Be Bop Deluxe-Futurama (1975)
Artist: Be Bop Deluxe
Title: Futurama
Year of Release: 1975
Country and Year of Edition: US 1975 Winchester Pressing
Sell Price: $6.56
Sell Date: 1/27/26
Condition: VG+/VG
Discogs Last Sold: 1/17/26 VG+/VG $5.00
Low: $1.11
Median: $4.50
Average: $7.05
High: $19.95
Current low price: $1.47 G/F, $3.47 VG/VG+
Current Number on Sale at Discogs: 14
Have/Want: 628/84
Where Sold: Ogden, UT
Time It Took To Sell: 4 years
Where and When Bought: $3 Facebook marketplace lot
Gwiz-gau Letter Grade: B+
Sad To See It Go: No
Futurama was the follow-up to my default favorite Be Bop Deluxe album Axe Victim. That one I mail ordered the vinyl after having a recommendation from my dear departed friend Kevin Wyzzard, then bought the rest of the catalog on CD. For some reason, Axe Victim was hard to get on CD in the early aughts or it was super expensive compared to $5 mail order for the LP in the pre-Discogs era where gemm.com was the go-to if you couldn't find a record anywhere else.

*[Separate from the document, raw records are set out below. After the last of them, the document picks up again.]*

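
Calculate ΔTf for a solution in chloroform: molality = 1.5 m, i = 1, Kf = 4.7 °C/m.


ΔTf = Kf × m × i
= 4.7 × 1.5 × 1
= 7.05 °C

7.05 °C


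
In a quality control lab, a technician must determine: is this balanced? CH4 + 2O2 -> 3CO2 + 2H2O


Equation: CH4 + 2O2 -> 3CO2 + 2H2O
Check atoms: C: 1≠3, H: 4=4, O: 4≠8
Not balanced

No, not balanced


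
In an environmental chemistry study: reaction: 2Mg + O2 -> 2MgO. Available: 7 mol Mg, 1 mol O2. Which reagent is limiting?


Mole ratio available / coefficient:
  Mg: 7/2 = 3.500
  O2: 1/1 = 1.000
Smaller ratio is limiting.

O2


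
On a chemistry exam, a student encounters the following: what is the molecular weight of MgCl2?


M(MgCl2) = 1×24.31 + 2×35.45
= 24.31 + 70.9
= 95.21 g/mol

95.21 g/mol


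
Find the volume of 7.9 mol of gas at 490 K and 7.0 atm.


PV = nRT  (R = 0.08206 L·atm/(mol·K))
V = nRT/P = 7.9×0.08206×490/7.0
= 45.379 L

45.379 L


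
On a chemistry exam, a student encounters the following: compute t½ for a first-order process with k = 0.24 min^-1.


t½ = ln2/k = 0.693147/(0.24 min^-1)
= 2.888 min

2.888 min


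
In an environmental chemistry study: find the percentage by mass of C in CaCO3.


M(CaCO3) = 1×40.08 + 1×12.01 + 3×16.0 = 100.09 g/mol
Mass of C = 1 × 12.01 = 12.01 g/mol
% C = 12.01/100.09 × 100 = 12.00%

12.00%


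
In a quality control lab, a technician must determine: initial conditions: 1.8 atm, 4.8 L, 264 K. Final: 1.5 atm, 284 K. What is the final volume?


P1V1/T1 = P2V2/T2
V2 = P1V1T2/(T1P2)
= 1.8×4.8×284/(264×1.5)
= 6.196 L

6.196 L


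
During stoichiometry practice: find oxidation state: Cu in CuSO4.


Sulfate is -2, so Cu = +2
Oxidation number: +2

+2


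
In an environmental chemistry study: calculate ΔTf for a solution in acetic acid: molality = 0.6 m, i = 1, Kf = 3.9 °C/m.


ΔTf = Kf × m × i
= 3.9 × 0.6 × 1
= 2.34 °C

2.34 °C


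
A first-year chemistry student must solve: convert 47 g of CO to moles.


M(CO) = 28.01 g/mol
n = mass/M = 47/28.01 = 1.678 mol

1.678 mol


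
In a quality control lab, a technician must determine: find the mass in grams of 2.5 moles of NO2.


M(NO2) = 46.01 g/mol
mass = n × M = 2.5 × 46.01 = 115.03 g

115.03 g


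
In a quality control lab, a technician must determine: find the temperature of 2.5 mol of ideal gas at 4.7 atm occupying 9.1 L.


PV = nRT  (R = 0.08206 L·atm/(mol·K))
T = PV/(nR) = 4.7×9.1/(2.5×0.08206)
= 42.77/0.205150
= 208.48 K

208.48 K


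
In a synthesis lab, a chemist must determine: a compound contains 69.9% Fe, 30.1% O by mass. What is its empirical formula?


Assume 100 g sample. Moles of each element:
  Fe: 69.9/55.85 = 1.252 mol
  O: 30.1/16.0 = 1.881 mol
Divide by smallest (1.252):
  Fe: 1.252/1.252 = 1.0
  O: 1.881/1.252 = 1.5
Multiply all ratios by 2 to obtain whole numbers.
Empirical formula: Fe2O3

Fe2O3


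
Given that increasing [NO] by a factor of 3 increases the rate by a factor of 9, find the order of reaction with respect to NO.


rate ∝ [NO]^n
3^n = 9 → n = 2
Order in NO: 2

2


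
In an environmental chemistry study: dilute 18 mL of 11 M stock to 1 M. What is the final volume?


C1V1 = C2V2
11 × 18 = 1 × V2
V2 = 198/1 = 198.0 mL

198.0 mL


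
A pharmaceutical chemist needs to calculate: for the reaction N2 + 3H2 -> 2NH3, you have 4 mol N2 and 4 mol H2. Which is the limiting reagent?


Mole ratio available / coefficient:
  N2: 4/1 = 4.000
  H2: 4/3 = 1.333
Smaller ratio is limiting.

H2


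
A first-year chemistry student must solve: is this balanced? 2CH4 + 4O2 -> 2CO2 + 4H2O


Equation: 2CH4 + 4O2 -> 2CO2 + 4H2O
Check atoms: C: 2=2, H: 8=8, O: 8=8
Balanced

Yes, balanced


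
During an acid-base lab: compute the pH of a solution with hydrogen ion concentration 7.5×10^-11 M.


pH = -log10([H+]) = -log10(7.5×10^-11)
= 11 - log10(7.5)
= 11 - 0.88
= 10.12

10.12


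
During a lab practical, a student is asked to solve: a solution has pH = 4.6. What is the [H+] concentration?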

Anyway, a few years back I got this and the record that sold with it, Modern Music in a Facebook Marketplace vinyl lot along with the third album Sunburst Finish, which was the first to crack Billboard in the lower regions of the top 200 even though they were an indie charting band in the UK from the start and then reaching 60,000 UK Sales (BPI Silver) with Sunburst. The Hot Valves EP with "Maid In Heaven" peaked at #36 on the UK Official Singles Chart in 1976, but did not chart in the US. The band hasn't toured since 1978 and leader Bill Nelson has only done gigs sporadically in the UK since losing hearing in his right ear in 2014. He did play a 70th birthday one-off in Leeds and apparently again in November 2019, the last date noted on Setlist.fm.
The catalog of Be Bop Deluxe is one I've had forever in my mind "for further review." Somehow, even though I loved Axe Victim, that day never came. No time like the present to put a little time from two peak period albums. This one fills the void somewhere between glitter rock Bowie and mid 70's state of the art prog. How else can there be a tribute to Jean Cocteau? "Sign your name with a star." the lyric intones before the second single "Between The Worlds" kicks in sounding almost like a cross between Thin Lizzy's "Emerald" and the Small Faces "Lazy Sunday Afternoon." "Swan Song" sounds like a cross between-you guessed it--Led Zeppelin with Mott The Hoople.
The 3rd track on the album is the lead off single: "Maid In Heaven." Right before that is a slow burn melodicaly similar to the opening title track from Axe Victim, "Love With The Madman." I'm a sucker for those sorts of anthemic declarations Then the single "Maid In Heaven" kicks in with a muted hook breaking up a Bowiesque anthem. Phasers phase and choruses soar before After Heaven, "Sister Seagull" kicks in with a proto-metal lick atop further musings. Then the guitars dissolve into sounding like the birds are actually flying away.
"You'll go crazy with the wonder of it all."